Carte de voyages

Dernière grande ville aux portes du désert et de la frontière pakistanaise, Jaisalmer a été d’un certain point de vue notre première vraie étape indienne. Le Junagarth Fort, cette immense fortesse ocre qui prend d’assaut le reste de la ville, nous a offert tout ce qu’un touriste s’attend de sa visite : un peu plus de tranquillité et d’authenticité, le Rajasthan dans ce qu’il a de plus essentiel.
Je me souviens très bien du moment où j’ai décidé que je voulais partir en Inde, pour de vrai. On était à Turin, à la Venaria Reale, et on admirait les photos de Steve McCurry. Certaines venaient d’Afghanistan, du Pakistan, ou encore d’Italie ou de France. Mais celles qui m’ont le plus marquées alors sont celle du Rajasthan. Les couleurs, l’intensité, le désert...je voulais voir ça, je voulais vivre ça.
"Jaisalmer est le Rajasthan dans ce qu'il a de plus essentiel."
Jaisalmer était un de ces endroits dans le monde pour lequel je voulais lutter. Je ne pouvais pas vivre ma vie sans y être allé. Bien sûr, une fois arrivé, après déjà quelques jours de voyages dans cette Inde si demandeuse d’énergie et d’attentions, l’image de carte postale a fait place à une réalité très différente. Et pourtant.

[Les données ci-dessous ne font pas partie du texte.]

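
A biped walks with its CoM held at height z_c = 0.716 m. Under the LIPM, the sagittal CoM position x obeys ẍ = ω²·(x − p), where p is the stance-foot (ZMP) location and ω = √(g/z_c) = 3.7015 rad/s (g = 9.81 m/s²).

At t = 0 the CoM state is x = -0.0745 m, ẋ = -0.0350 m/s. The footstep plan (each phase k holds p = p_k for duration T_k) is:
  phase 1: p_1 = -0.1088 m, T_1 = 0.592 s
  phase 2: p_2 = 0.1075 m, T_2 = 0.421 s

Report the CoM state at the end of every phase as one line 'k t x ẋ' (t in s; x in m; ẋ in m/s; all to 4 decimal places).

phase 1: p=-0.1088, T=0.592, ωT=2.191288, cosh=4.529251, sinh=4.417478; start (x,ẋ)=(-0.074500, -0.035000) → end (x,ẋ)=(0.004783, 0.402326)
phase 2: p=0.1075, T=0.421, ωT=1.558331, cosh=2.480687, sinh=2.270200; start (x,ẋ)=(0.004783, 0.402326) → end (x,ẋ)=(0.099446, 0.134901)

1 0.5920 0.0048 0.4023
2 1.0130 0.0994 0.1349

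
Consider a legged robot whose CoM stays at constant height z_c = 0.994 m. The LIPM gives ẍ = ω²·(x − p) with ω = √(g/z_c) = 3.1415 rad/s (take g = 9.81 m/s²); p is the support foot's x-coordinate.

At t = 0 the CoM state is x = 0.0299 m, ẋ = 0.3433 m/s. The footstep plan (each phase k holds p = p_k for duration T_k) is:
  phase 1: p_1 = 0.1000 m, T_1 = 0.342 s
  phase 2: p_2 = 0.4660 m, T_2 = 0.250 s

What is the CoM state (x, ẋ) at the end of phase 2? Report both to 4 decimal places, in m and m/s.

phase 1: p=0.1000, T=0.342, ωT=1.074393, cosh=1.634860, sinh=1.293355; start (x,ẋ)=(0.029900, 0.343300) → end (x,ẋ)=(0.126733, 0.276426)
phase 2: p=0.4660, T=0.250, ωT=0.785375, cosh=1.324589, sinh=0.868640; start (x,ẋ)=(0.126733, 0.276426) → end (x,ẋ)=(0.093044, -0.559653)

x = 0.0930, ẋ = -0.5597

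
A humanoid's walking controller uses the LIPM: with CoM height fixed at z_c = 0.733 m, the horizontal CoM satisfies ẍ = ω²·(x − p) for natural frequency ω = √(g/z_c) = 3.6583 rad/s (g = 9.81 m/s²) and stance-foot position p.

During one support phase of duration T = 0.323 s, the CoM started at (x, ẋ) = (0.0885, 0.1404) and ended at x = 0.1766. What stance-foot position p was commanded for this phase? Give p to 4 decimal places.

p = 0.0484

ωT = 3.6583·0.323 = 1.181631; cosh(ωT) = 1.783232, sinh(ωT) = 1.476454
x(T) = p + (x₀−p)·cosh(ωT) + (ẋ₀/ω)·sinh(ωT) ⇒ p·(1 − cosh) = x(T) − x₀·cosh − (ẋ₀/ω)·sinh
numerator   = 0.1766 − (0.0885)·1.783232 − (0.1404/3.6583)·1.476454 = -0.037880
denominator = 1 − 1.783232 = -0.783232
p = -0.037880 / -0.783232 = 0.0484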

Peut-être parce qu’on s’était déjà un peu habitué à l’inhabituel. On regardait les choses autour de nous comme si on les avait toujours vues : les maigres vaches sacrées (mais pas sacralisées, on y reviendra quand on parlera du Gange), les phacochères, chèvres et autres chiens errants qui peuplent la rue, le soleil et la forte chaleur sèche, les troupeaux de dromadaires qui traversent la route, les hommes et les femmes multicolores dont on rêvait avant de partir...Tout était là.

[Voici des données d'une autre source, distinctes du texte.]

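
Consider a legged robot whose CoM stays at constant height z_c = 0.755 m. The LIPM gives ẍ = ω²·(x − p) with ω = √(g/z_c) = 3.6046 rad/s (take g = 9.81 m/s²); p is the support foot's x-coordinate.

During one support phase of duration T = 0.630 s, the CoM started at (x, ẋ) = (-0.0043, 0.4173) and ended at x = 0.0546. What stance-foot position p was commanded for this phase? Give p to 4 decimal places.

p = 0.1230

ωT = 3.6046·0.630 = 2.270898; cosh(ωT) = 4.895658, sinh(ωT) = 4.792439
x(T) = p + (x₀−p)·cosh(ωT) + (ẋ₀/ω)·sinh(ωT) ⇒ p·(1 − cosh) = x(T) − x₀·cosh − (ẋ₀/ω)·sinh
numerator   = 0.0546 − (-0.0043)·4.895658 − (0.4173/3.6046)·4.792439 = -0.479163
denominator = 1 − 4.895658 = -3.895658
p = -0.479163 / -3.895658 = 0.1230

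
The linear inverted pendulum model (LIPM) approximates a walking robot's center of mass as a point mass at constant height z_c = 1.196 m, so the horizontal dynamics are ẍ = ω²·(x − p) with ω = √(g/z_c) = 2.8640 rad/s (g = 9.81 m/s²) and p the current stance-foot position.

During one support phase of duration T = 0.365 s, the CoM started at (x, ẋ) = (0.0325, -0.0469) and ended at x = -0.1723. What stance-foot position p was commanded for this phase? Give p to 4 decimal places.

ωT = 2.8640·0.365 = 1.045360; cosh(ωT) = 1.597994, sinh(ωT) = 1.246429
x(T) = p + (x₀−p)·cosh(ωT) + (ẋ₀/ω)·sinh(ωT) ⇒ p·(1 − cosh) = x(T) − x₀·cosh − (ẋ₀/ω)·sinh
numerator   = -0.1723 − (0.0325)·1.597994 − (-0.0469/2.8640)·1.246429 = -0.203824
denominator = 1 − 1.597994 = -0.597994
p = -0.203824 / -0.597994 = 0.3408

p = 0.3408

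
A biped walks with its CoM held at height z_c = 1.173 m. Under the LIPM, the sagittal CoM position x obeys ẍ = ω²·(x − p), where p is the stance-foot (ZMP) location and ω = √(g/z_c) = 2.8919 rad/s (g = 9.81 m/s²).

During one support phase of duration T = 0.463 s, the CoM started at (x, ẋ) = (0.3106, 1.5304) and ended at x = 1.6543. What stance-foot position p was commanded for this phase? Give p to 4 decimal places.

ωT = 2.8919·0.463 = 1.338950; cosh(ωT) = 2.038578, sinh(ωT) = 1.776457
x(T) = p + (x₀−p)·cosh(ωT) + (ẋ₀/ω)·sinh(ωT) ⇒ p·(1 − cosh) = x(T) − x₀·cosh − (ẋ₀/ω)·sinh
numerator   = 1.6543 − (0.3106)·2.038578 − (1.5304/2.8919)·1.776457 = 0.081013
denominator = 1 − 2.038578 = -1.038578
p = 0.081013 / -1.038578 = -0.0780

p = -0.0780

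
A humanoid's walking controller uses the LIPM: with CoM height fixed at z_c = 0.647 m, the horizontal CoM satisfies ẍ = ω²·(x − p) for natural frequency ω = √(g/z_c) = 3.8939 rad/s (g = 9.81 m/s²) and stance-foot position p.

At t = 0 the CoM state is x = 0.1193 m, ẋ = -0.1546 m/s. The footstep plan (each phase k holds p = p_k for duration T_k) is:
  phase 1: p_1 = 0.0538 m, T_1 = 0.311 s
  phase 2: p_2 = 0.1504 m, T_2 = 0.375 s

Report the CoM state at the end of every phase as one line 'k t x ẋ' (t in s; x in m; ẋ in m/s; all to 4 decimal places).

phase 1: p=0.0538, T=0.311, ωT=1.211003, cosh=1.827374, sinh=1.529476; start (x,ẋ)=(0.119300, -0.154600) → end (x,ẋ)=(0.112768, 0.107581)
phase 2: p=0.1504, T=0.375, ωT=1.460212, cosh=2.269531, sinh=2.037344; start (x,ẋ)=(0.112768, 0.107581) → end (x,ẋ)=(0.121281, -0.054383)

1 0.3110 0.1128 0.1076
2 0.6860 0.1213 -0.0544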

Le reste aussi. Moins rose. La pollution extrême (moins que celle de New Dehli, mais toujours plus que ce que devrait supporter n’importe quel être humain), la pauvreté à perte de vue, les coupures d’électricité, l’hygiène déplorable. Ces aspects négatifs sont aussi importants pour comprendre le choc qu’est le reste. A Jaisalmer on visitera pour la première fois un temple jaïn, et c’est une expérience magnifique que je recommande à n’importe qui au moins une fois dans la vie. Le silence, les chants suspendus, sans prétention, ce profond mysticisme qui se révèle dans les détails (assez loin de celui m’as-tu-vu du christianisme par exemple), ce respect incroyable pour tout être vivant, le jaïnisme est certes un extrémisme, mais de ceux discrets qui ne feront jamais de mal à personne.